Nature’s solutions to climate change: Part 1 - urban trees

As 2023 is declared the warmest year on record and Australia endures another summer of extreme weather, scientists share some of nature’s solutions to mitigating the effects of an increasingly warmer climate in this four-part series.

11 MAR 2024
Royal Botanic Garden Sydney

Terrestrial plants and the urban environment

The first story in our four-part series has been adapted from a 2023 National Science Week presentation by Professor Michelle Leishman at the Royal Botanic Garden Sydney. Professor Leishman is Head of the Smart Green Cities Research Centre at Macquarie University where she works on urban plant ecology and researches solutions for heat in our cities and the adaptation of plants and environment.

It’s getting too hot in here

Ever wondered why cities are so hot? Most cities swelter in summer because of the ‘urban heat island effect’ – when trapped heat creates a warmer climate in cities than the regional and rural areas that surround them. Increasing populations, heat-absorbing buildings, and heat-producing activities from transport all compound with the impacts of climate change to create this effect, and unfortunately, cities are only going to getting hotter. 

The staggering news that we have warmed the climate by 1.5°C means that heat waves are becoming longer, more intense, and more frequent. Climate change is truly bearing down upon us. According to the World Health Organisation, extreme heat has the highest mortality rate of all other climate related impacts and affects nearly two billion people across the globe.

In Australia, we’ve seen three towns in the Pilbara (a region in Western Australia) reach more than 50°C. On 4 January 2020, the western Sydney suburb of Penrith was the hottest recorded place on the planet – a stifling 48.9°C.

In Sydney, we're starting to see heat waves begin three weeks earlier and the western suburbs are remarkably hotter than the east.
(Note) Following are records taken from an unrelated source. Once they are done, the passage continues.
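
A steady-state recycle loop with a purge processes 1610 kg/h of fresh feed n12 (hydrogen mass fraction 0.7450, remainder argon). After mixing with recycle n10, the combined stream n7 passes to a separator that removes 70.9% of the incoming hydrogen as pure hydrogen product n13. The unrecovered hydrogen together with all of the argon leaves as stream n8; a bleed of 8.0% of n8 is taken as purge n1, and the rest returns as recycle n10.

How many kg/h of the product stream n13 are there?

1161 kg/h

hydrogen in n7: m_A = 1610×0.745 + (1−0.080)·(1−0.709)·m_A, so m_A = 1199.5/0.7323 = 1638 kg/h.
Product n13 = 0.709×1638 = 1161.3 kg/h.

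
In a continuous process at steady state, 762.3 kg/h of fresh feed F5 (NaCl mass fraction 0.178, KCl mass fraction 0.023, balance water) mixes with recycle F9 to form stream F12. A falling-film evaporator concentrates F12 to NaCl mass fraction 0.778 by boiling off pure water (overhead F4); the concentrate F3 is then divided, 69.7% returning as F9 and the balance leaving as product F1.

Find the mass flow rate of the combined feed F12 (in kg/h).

1163 kg/h

Overall NaCl balance (none leaves overhead): NaCl in fresh feed = NaCl in product, i.e. 762.3×0.178 = (1−0.697)·F3·0.778.
F3 = 135.69/(0.778×0.303) = 575.6 kg/h.
Recycle F9 = 0.697×575.6 = 401.2 kg/h.
Combined feed F12 = 762.3 + 401.2 = 1163.5 kg/h.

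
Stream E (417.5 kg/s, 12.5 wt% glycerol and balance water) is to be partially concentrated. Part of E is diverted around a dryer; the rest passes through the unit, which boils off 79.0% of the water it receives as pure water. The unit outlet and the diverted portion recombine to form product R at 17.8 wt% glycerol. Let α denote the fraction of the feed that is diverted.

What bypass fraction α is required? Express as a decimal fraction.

0.569

All 417.5×0.125 = 52.188 kg/s of glycerol reaches R, so R = 52.188/0.178 = 293.19 kg/s and vapour = 124.31 kg/s.
The evaporator receives (1−α)·417.5 of feed at 0.875 water and removes 0.790 of that water:
0.790×0.875×(1−α)×417.5 = 124.31
(1−α) = 124.31/288.6 = 0.4307;  α = 0.5693.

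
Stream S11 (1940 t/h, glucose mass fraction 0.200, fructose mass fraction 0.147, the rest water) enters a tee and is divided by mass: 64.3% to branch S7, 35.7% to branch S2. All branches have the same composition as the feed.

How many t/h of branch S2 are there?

692.6 t/h

Branch S2 flow = 0.357×1940 = 692.58 t/h.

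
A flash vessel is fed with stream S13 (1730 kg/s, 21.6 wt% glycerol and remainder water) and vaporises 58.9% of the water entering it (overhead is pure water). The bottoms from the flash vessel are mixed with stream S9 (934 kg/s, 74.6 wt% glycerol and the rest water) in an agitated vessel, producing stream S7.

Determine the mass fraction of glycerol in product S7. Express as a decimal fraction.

0.5739

Vapour removed = 0.589×0.784×1730 = 798.87 kg/s; concentrate = 931.13 kg/s.
glycerol reaching the mixer = 373.68 (from concentrate) + 934×0.746 = 1070.4 kg/s.
Product flow = 931.13 + 934 = 1865.1 kg/s; glycerol fraction = 0.5739.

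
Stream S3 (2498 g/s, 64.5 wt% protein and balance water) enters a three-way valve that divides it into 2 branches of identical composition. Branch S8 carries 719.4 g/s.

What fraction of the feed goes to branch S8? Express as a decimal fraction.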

Consequently, our heat related mortality is up to three times higher in the west.

So, what can we do?

There is a simple solution to cool these concrete jungles prone to extreme heat – create more green spaces. Not only do plants keep our cities cooler, they also support biodiversity, mitigate urban flooding, and our improve mental health and wellbeing.

Scientists work on tree and a view of the harbour bridge

L: Professor Michelle Leishman and Dr Alessandro Ossola assessing plant tolerances in the Macquarie University glasshouses. R: Royal Botanic Garden Sydney.

A backyard solution

During an extreme heatwave in Adelaide a couple of years ago, Professor Michelle Leishman and her team boarded a light aircraft with thermal imaging cameras set up underneath. They flew over the sprawling city as it suffocated in the heat for days, mapping the temperatures across green and non-green spaces. 
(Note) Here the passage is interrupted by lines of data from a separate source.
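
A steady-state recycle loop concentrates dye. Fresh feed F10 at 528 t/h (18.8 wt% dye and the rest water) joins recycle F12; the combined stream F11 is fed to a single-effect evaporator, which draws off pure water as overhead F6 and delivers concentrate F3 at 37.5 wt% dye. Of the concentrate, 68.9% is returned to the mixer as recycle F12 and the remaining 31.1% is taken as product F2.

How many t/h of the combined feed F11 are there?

Overall dye balance (none leaves overhead): dye in fresh feed = dye in product, i.e. 528×0.188 = (1−0.689)·F3·0.375.
F3 = 99.264/(0.375×0.311) = 851.14 t/h.
Recycle F12 = 0.689×851.14 = 586.43 t/h.
Combined feed F11 = 528 + 586.43 = 1114.4 t/h.

1114 t/h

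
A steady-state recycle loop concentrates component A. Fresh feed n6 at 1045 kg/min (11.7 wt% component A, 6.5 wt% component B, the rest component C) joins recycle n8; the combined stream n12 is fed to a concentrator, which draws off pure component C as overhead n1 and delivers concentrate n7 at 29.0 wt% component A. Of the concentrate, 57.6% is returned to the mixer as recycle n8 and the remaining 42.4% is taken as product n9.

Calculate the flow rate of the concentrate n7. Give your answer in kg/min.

Overall component A balance (none leaves overhead): component A in fresh feed = component A in product, i.e. 1045×0.117 = (1−0.576)·n7·0.290.
n7 = 122.27/(0.290×0.424) = 994.35 kg/min.

994.3 kg/min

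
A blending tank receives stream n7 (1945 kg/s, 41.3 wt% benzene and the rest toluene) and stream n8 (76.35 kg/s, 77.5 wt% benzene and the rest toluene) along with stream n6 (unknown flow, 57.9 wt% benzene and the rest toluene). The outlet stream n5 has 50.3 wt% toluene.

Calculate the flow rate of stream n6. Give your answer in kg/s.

1734 kg/s

Let n6 be the unknown flow. Total out = 2021.3 + n6.
toluene balance: 1158.9 + 0.421·n6 = 0.503·(2021.3 + n6)
(0.421 − 0.503)·n6 = 0.503×2021.3 − 1158.9 = -142.15
n6 = -142.15 / -0.082 = 1733.6 kg/s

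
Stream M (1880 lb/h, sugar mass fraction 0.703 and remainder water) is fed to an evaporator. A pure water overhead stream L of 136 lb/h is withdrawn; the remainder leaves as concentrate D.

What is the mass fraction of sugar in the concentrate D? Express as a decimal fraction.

0.758

sugar is not removed: 1880×0.703 = 1321.6 lb/h of sugar enters D.
Concentrate = 1880 − 136 = 1744 lb/h.
Mass fraction = 1321.6/1744 = 0.758.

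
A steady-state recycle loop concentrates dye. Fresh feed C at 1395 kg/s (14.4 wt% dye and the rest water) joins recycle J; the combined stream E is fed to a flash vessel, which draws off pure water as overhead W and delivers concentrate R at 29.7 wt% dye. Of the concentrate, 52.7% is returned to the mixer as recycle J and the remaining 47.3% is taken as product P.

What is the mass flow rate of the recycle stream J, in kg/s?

753.6 kg/s

Overall dye balance (none leaves overhead): dye in fresh feed = dye in product, i.e. 1395×0.144 = (1−0.527)·R·0.297.
R = 200.88/(0.297×0.473) = 1429.9 kg/s.
Recycle J = 0.527×1429.9 = 753.58 kg/s.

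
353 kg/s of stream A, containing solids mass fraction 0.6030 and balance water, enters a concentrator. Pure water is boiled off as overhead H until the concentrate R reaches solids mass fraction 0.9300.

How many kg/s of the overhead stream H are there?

solids is conserved: 353×0.603 = 212.86 kg/s all reports to the concentrate.
Concentrate = 212.86/(target fraction) = 228.88 kg/s.
Overhead = 353 − 228.88 = 124.12 kg/s.

124.1 kg/s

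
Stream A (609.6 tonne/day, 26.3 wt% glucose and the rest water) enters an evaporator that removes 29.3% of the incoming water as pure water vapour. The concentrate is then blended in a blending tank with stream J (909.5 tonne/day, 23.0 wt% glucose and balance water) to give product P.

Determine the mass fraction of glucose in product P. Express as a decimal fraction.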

“Unsurprisingly, we found vegetation lowered the land surface temperatures by up to 6°C, however we also discovered that not all green space is equal. The kinds of vegetation we plant in our green spaces matters. Trees with a higher canopy had a much cooler effect than just grasses or shrubs,” Professor Leishman said. 

The team also conducted studies in western Sydney and found many trees that are planted across our suburbs are not coping well with a hotter and drier climate.

“Exotic deciduous trees are struggling the most. The northern hemisphere’s Plane Tree is one example, it’s planted right across Australia and its preference for temperate climates means that it is vulnerable to the intensifying climate conditions,” she said. 

Back to that boiling 48.9°C day in Penrith - Professor Leishman and her team travelled there to assess 5,500 trees stretched over 90 kilometres that were baking under the sun. Fortunately for them, they did it the only way you can in that heat: in an air-conditioned car with a laptop and GPS, looking through the window.

“Observing the heat’s impact, we found nearly 80% of exotic trees planted had over half their foliage showing signs of damage, while the majority of our native trees were perfectly okay,” she said. 

A plane tree

Plane trees from the northern hemisphere are one of the biggest exotic species under threat from extreme heat

Selecting climate-ready species

Our native trees, like eucalypts, cedars and acacias, are enormously resilient when it comes to heat. These tough species are what we will depend upon in the future as the climate continues to warm. They are the plants that can bear heatwaves, drier, and tougher conditions. But like all species, some natives are tougher than others. 

Professor Leishman and her team examined 176 native species that are commonly planted in our gardens and modelled the temperatures and conditions predicted for the year 2070. 

“We found that more than 70% of these species will experience harsher climatic conditions across Australian cities by 2070 compared to now. And some of the most commonly planted trees are unlikely to survive,” she said.

Macquarie University has responded to this problem by building a world-first online climate-smart plant selector tool. The tool is free for all users and can be found here

You can enter your postcode and it will produce a list of species that will be climatically suitable now, or in 2050 or 2070, plus a wealth of information about them. Or you can put in your chosen species name and check if it will be likely to survive in that location in the future. Increasing these plants in our homes, public spaces, and outdoor areas will play an crucial role in combating the impacts of climate change. 

As climate change intensifies, we will need tools and resources like Which Plant Where to ensure that our green spaces and trees can provide the cooling benefits that we so desperately need in cities.